Uhm... I don't think that's the original meaning. That is more of an afterthought explanation of them...
I just think AoO were designed for tactical reasons:
- to prevent archers to shoot from close as well as from range (which could lead players to question why being a melee fighter if you can fight also in melee with a bow?)
- to prevent spellcasters to cast from up close
- to prevent running away from a fight
- to prevent passing by a first line of defense and reach the back lines with a simple move action
AoOs didn't
completely prevent those but provided a good reason not to try, which is fine since they're not supposed to be impossible things, just things that if you allow them freely they may end up being too good tactics, so they needed a price to pay to do them.

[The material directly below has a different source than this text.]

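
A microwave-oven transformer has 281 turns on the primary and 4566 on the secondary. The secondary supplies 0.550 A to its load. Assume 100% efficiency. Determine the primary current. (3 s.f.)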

Unfortunately there were not-so-nice side effects of this design... one of them being exactly that as soon as they tried to "explain" them in term of "dropping your guard", this opened up a can of worms because everyone could claim the rules were st00pid by not allowing AoOs against characters who clearly drop their guard even more (like, someone sleeping!). One of the worst consequences
for me was the 3.5 update that allowed an AoO against someone standing up from prone. Realistic? Probably, after you've spread the "dropped your guard" explanation. Needed in the game? Not at all.
Then of course also the mechanics lead to some headache, not in basic scenarios but rather in cases where AoOs interacted with special abilities (Cleave) or unusual attack actions ("chains of AoOs"). For me it really sucked... it's one of those cases where the original
purpose of a rule is forgotten, the rules stop serving the game and become an excuse for some type of gamers to demand that everyone else at the table serve the RAW.